Cardiovascular surgeon Tommaso Hinna Danesi, MD, used a 3D printed model to help him determine where to make the incision in the nation’s first triple-valve surgery.
Illustrating the Impact
Since UC Medical Center’s 3D-printing lab opened in 2019, demand for the models has increased from roughly 80 over the first year to several per week. As the number of orders has risen, Rybicki has added four additional printers to the lab.
“We are meticulously and incrementally expanding the scope of the clinical service and adding value to the hospital from the department of radiology,” he says. “By listening to the needs and analyzing the market, we have added additional 3D-printing hardware, including material jetting. This opens up new clinical service line opportunities, for example to more easily generate 3D-printed parts in multiple colors so that each anatomic part can be color-coded.” Rybicki also hopes to hire two more engineers to meet the demand and support the more complex work of creating surgical guides. The sticking point is funding.
As an emerging technology, 3D printing is currently assigned a Category III CPT code. (Rybicki was a driving force behind this code, and now he serves on the ACR Economics Commission.) Under this category, reimbursement for 3D printing is lacking compared to the amount of work required to create 3D-printed models for patient care, Rybicki says.
To secure a universal Category I code, which offers higher reimbursement, extensive data is needed to demonstrate 3D printing’s widespread impact on patient care. But such data is limited because not every radiology practice can afford a 3D-printing lab and their inevitable growth. Moreover, data that shows value of clinical services often comes from clinical trials. “It’s kind of a chicken and egg situation,” Rybicki explains. “As soon as data accrues from more than 50 and preferably from 100+ medical centers, we’ll build the needed components for a Category I code. However, it’s hard to get these data because only bigger and more committed hospitals can afford 3D-printing labs, and funding for clinical trials requires resources and protected time for radiologists to lead.”

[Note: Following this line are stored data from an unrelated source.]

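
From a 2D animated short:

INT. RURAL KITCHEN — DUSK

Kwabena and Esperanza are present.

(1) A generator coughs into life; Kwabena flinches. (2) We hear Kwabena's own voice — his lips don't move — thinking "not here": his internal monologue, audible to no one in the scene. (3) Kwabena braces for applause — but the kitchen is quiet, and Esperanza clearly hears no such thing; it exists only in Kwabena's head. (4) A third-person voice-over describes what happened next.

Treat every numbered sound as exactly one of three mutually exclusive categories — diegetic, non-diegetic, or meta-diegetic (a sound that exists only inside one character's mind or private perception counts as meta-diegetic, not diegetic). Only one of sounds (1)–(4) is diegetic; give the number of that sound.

1

(1) is diegetic: an in-world source (a generator); characters could hear it.
(2) Kwabena's thought-voice: a private mental sound no other character can hear → meta-diegetic.
(3) subjective to Kwabena: the kitchen is silent and Esperanza hears nothing → meta-diegetic.
Sound (4): the narrator exists outside the story world, addressing only the audience, so non-diegetic.
Only (1) is diegetic.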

To capture the 3D-printing data that is available, Rybicki and Mahoney strongly support the 3D Printing Registry
, a joint venture of the ACR and the Radiological Society of North America. The registry collects anonymized 3D-printing case information to better understand how 3D models are made, what images are used in their creation, and how they impact clinical care. They are also looking for ways to understand the cost savings that comes from 3D printing. “We need benchmarks for the cost savings to individual healthcare systems that 3D printing provides,” Mahoney says. “As these benchmarks are developed, we can translate 3D printing into dollars and cents saved, which will help build a stronger case for higher reimbursement.”
Although work still needs to be done to understand the return on investment of 3D printing, Mahoney is certain that the technology represents a game changer in patient care and a new frontier in radiology. “Radiologists have never shied away from technological advances. We’ve always been a group of physicians who’ve said, ‘Bring it on, and we’ll see how we can use it to improve patient care,’” she says. “3D printing brings so many opportunities for care improvement. I’m convinced that this is the way of the future.”